2. **Peer REMB.** Receiver's perspective on what they can actually consume (after their own jitter buffer, decode budget, etc.).
3. **EWMA smoothing.** Half-life ~2 s; avoids oscillation.
Target = 90 % of `min(cwnd, remb)`, leaving headroom for probing upward.
### Adaptation controller integration
`AdaptiveQualityController::tick()` already consumes loss/RTT/jitter. Add BWE input:
```rust
if self.bwe.target_send_bps() > self.current_tier_ceiling_bps() * 1.3
&& consecutive_upgrade_reports >= UPGRADE_THRESHOLD {
self.upgrade_one_tier();
}
```
Upgrade gated on BWE *headroom*, not just clean reports. Eliminates the "always at Opus 24 k on a fiber link" pathology.
### Probing
To detect unused capacity, sender occasionally adds 510 % padding/FEC during otherwise-clean windows. If `cwnd` doesn't drop and `remb` doesn't fall, the headroom is real — upgrade. If signals degrade, back off.
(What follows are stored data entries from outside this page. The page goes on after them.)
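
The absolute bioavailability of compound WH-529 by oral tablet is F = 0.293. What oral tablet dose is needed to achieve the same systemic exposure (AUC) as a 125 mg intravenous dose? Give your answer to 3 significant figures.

D_oral = 427 mg

For equal systemic exposure: F × D_ev = D_iv
D_ev = D_iv / F = 125 / 0.293 = 426.621 mg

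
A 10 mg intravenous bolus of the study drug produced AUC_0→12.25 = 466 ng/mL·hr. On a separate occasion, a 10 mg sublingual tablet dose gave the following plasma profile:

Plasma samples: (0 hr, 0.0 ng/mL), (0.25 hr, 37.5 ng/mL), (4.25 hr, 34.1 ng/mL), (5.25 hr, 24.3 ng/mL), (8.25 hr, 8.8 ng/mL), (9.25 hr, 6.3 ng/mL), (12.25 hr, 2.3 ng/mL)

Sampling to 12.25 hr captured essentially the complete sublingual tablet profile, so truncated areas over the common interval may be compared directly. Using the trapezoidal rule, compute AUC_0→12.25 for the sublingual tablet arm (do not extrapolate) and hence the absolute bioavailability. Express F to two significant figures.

Trapezoidal AUC_0→12.25 (sublingual tablet):
  [0→0.25]: (0.0+37.5)/2 × 0.25 = 4.6875
  [0.25→4.25]: (37.5+34.1)/2 × 4 = 143.2
  [4.25→5.25]: (34.1+24.3)/2 × 1 = 29.2
  [5.25→8.25]: (24.3+8.8)/2 × 3 = 49.65
  [8.25→9.25]: (8.8+6.3)/2 × 1 = 7.55
  [9.25→12.25]: (6.3+2.3)/2 × 3 = 12.9
  Sum = 247.1875 ng/mL·hr
F = (AUC_ev/D_ev)/(AUC_iv/D_iv) = (247.1875/10)/(466/10) = 24.71875/46.6 = 0.5304

F = 0.53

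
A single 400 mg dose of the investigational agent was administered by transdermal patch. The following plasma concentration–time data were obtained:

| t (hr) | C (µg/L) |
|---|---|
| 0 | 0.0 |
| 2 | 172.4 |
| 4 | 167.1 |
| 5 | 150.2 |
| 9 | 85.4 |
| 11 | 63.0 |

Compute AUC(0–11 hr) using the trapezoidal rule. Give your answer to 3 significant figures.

Trapezoidal AUC_0→11:
  [0→2]: (0.0+172.4)/2 × 2 = 172.4
  [2→4]: (172.4+167.1)/2 × 2 = 339.5
  [4→5]: (167.1+150.2)/2 × 1 = 158.65
  [5→9]: (150.2+85.4)/2 × 4 = 471.2
  [9→11]: (85.4+63.0)/2 × 2 = 148.4
  Sum = 1290.15 µg/L·hr

AUC = 1290 µg/L·hr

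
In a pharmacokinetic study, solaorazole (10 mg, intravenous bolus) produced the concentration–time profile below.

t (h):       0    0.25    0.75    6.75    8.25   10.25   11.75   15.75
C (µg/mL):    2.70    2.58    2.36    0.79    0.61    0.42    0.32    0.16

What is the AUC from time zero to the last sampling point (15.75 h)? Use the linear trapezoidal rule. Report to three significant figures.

AUC = 14.9 µg/mL·h

Trapezoidal AUC_0→15.75:
  [0→0.25]: (2.70+2.58)/2 × 0.25 = 0.66
  [0.25→0.75]: (2.58+2.36)/2 × 0.5 = 1.235
  [0.75→6.75]: (2.36+0.79)/2 × 6 = 9.45
  [6.75→8.25]: (0.79+0.61)/2 × 1.5 = 1.05
  [8.25→10.25]: (0.61+0.42)/2 × 2 = 1.03
  [10.25→11.75]: (0.42+0.32)/2 × 1.5 = 0.555
  [11.75→15.75]: (0.32+0.16)/2 × 4 = 0.96
  Sum = 14.94 µg/mL·h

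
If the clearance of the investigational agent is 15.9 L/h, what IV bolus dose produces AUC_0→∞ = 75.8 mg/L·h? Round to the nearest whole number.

Dose_iv = CL × AUC_0→∞
     = 15.9 × 75.8 = 1205.22 mg

Dose = 1205 mg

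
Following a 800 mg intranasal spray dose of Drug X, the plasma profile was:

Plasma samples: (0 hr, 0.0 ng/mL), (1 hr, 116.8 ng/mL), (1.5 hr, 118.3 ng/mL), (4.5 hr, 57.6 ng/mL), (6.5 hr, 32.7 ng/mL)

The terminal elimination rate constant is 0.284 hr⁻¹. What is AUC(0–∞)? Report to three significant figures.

AUC = 586 ng/mL·hr

Trapezoidal AUC_0→6.5:
  [0→1]: (0.0+116.8)/2 × 1 = 58.4
  [1→1.5]: (116.8+118.3)/2 × 0.5 = 58.775
  [1.5→4.5]: (118.3+57.6)/2 × 3 = 263.85
  [4.5→6.5]: (57.6+32.7)/2 × 2 = 90.3
  Sum = 471.325 ng/mL·hr
Extrapolated tail: C_last / k_e = 32.7 / 0.284 = 115.141
AUC_0→∞ = 471.325 + 115.141 = 586.466 ng/mL·hr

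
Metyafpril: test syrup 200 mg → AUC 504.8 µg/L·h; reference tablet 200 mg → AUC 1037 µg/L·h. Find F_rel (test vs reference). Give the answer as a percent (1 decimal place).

F_rel = (AUC_test/D_test) / (AUC_ref/D_ref)
      = (504.8/200) / (1037/200)
      = 2.524 / 5.185 = 0.4868 = 48.68%

F_rel = 48.7%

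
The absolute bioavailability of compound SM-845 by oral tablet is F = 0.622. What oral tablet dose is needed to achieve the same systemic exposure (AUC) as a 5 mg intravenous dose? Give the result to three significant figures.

D_oral = 8.04 mg

For equal systemic exposure: F × D_ev = D_iv
D_ev = D_iv / F = 5 / 0.622 = 8.03859 mg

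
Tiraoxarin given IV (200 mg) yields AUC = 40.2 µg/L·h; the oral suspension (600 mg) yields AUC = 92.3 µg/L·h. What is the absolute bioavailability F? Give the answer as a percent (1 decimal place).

F = (AUC_ev / D_ev) / (AUC_iv / D_iv)
  = (92.3/600) / (40.2/200)
  = 0.153833 / 0.201 = 0.7653
  = 76.53%

F = 76.5%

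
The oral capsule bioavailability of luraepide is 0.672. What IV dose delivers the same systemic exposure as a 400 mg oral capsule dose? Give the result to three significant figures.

Systemic exposure from an extravascular dose = F × D_ev, so the equivalent IV dose is F × D_ev.
D_iv = F × D_ev = 0.672 × 400 = 268.8 mg

D_iv = 269 mg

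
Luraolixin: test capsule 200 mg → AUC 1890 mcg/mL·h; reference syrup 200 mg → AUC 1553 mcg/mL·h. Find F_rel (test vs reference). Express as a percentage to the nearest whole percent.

F_rel = (AUC_test/D_test) / (AUC_ref/D_ref)
      = (1890/200) / (1553/200)
      = 9.45 / 7.765 = 1.2170 = 121.70%

F_rel = 122%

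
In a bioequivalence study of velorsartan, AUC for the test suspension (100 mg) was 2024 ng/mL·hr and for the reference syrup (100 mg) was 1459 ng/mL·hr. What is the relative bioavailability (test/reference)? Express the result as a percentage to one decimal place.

F_rel = (AUC_test/D_test) / (AUC_ref/D_ref)
      = (2024/100) / (1459/100)
      = 20.24 / 14.59 = 1.3873 = 138.73%

F_rel = 138.7%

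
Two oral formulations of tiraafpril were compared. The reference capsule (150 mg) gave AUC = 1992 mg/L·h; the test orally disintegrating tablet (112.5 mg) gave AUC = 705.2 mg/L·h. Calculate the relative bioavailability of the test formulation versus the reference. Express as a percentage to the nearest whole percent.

F_rel = (AUC_test/D_test) / (AUC_ref/D_ref)
      = (705.2/112.5) / (1992/150)
      = 6.26844 / 13.28 = 0.4720 = 47.20%

F_rel = 47%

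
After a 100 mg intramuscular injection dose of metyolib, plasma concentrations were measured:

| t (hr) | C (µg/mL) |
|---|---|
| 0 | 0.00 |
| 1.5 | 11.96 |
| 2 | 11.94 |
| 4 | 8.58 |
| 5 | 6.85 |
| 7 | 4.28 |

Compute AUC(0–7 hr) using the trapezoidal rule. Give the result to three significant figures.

AUC = 54.3 µg/mL·hr

Trapezoidal AUC_0→7:
  [0→1.5]: (0.00+11.96)/2 × 1.5 = 8.97
  [1.5→2]: (11.96+11.94)/2 × 0.5 = 5.975
  [2→4]: (11.94+8.58)/2 × 2 = 20.52
  [4→5]: (8.58+6.85)/2 × 1 = 7.715
  [5→7]: (6.85+4.28)/2 × 2 = 11.13
  Sum = 54.31 µg/mL·hr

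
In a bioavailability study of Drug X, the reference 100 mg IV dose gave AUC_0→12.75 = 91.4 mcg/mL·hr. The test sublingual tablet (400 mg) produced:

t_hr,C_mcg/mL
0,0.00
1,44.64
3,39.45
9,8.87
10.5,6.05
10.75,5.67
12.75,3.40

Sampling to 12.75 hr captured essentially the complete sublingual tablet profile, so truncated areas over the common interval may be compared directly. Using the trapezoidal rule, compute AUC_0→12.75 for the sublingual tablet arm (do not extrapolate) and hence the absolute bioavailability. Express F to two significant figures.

F = 0.75

Trapezoidal AUC_0→12.75 (sublingual tablet):
  [0→1]: (0.00+44.64)/2 × 1 = 22.32
  [1→3]: (44.64+39.45)/2 × 2 = 84.09
  [3→9]: (39.45+8.87)/2 × 6 = 144.96
  [9→10.5]: (8.87+6.05)/2 × 1.5 = 11.19
  [10.5→10.75]: (6.05+5.67)/2 × 0.25 = 1.465
  [10.75→12.75]: (5.67+3.40)/2 × 2 = 9.07
  Sum = 273.095 mcg/mL·hr
F = (AUC_ev/D_ev)/(AUC_iv/D_iv) = (273.095/400)/(91.4/100) = 0.6827375/0.914 = 0.7470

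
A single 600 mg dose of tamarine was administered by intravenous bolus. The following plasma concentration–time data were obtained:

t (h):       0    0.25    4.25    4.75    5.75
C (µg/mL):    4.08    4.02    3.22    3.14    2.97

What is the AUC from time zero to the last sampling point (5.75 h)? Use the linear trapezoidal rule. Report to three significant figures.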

Cheap and standard.
## Implementation outline
1. New `wzp-proto::bwe::BandwidthEstimator`.
2. `wzp-transport` exposes `QuinnPathStats { cwnd_bps, bytes_in_flight, rtt_ms }`; already partially there via `QuinnPathSnapshot`.
3. `SignalMessage::TransportFeedback` variant + serde.
4. Receiver-side: track recent seqs in a ring buffer; emit feedback every 50 ms.
5. Sender-side: BWE consumes own Quinn stats + incoming feedback.
6. `AdaptiveQualityController::set_bwe(&BandwidthEstimator)`.
7. Prometheus: `wzp_session_bwe_bps`, `wzp_session_remb_bps`, `wzp_session_cwnd_bps`.
8. Probing logic behind a flag for first deployment.
## Acceptance criteria
- On a shaped 5 Mbps link with Opus 24 k, controller upgrades to Opus 64 k within 30 s.
- On a shaped 50 kbps link, controller stays at Opus 6 k and does not oscillate.
- Feedback wire size < 100 B per 50 ms (= < 2 kbps overhead).
- Probing finds headroom on a 10 Mbps link in < 60 s.
## Risks
- **Probing-induced loss on already-saturated links.** Mitigation: probe only when smoothed loss < 1 % over 10 s.
- **Feedback storm under heavy loss.** Mitigation: feedback rate capped at 20 Hz independent of media rate.
- **Quinn cwnd lies on QUIC-over-some-VPNs.** Mitigation: REMB serves as cross-check; take min of the two.
## Effort
~4 engineer-days (Wave 2 tasks T2.1T2.3).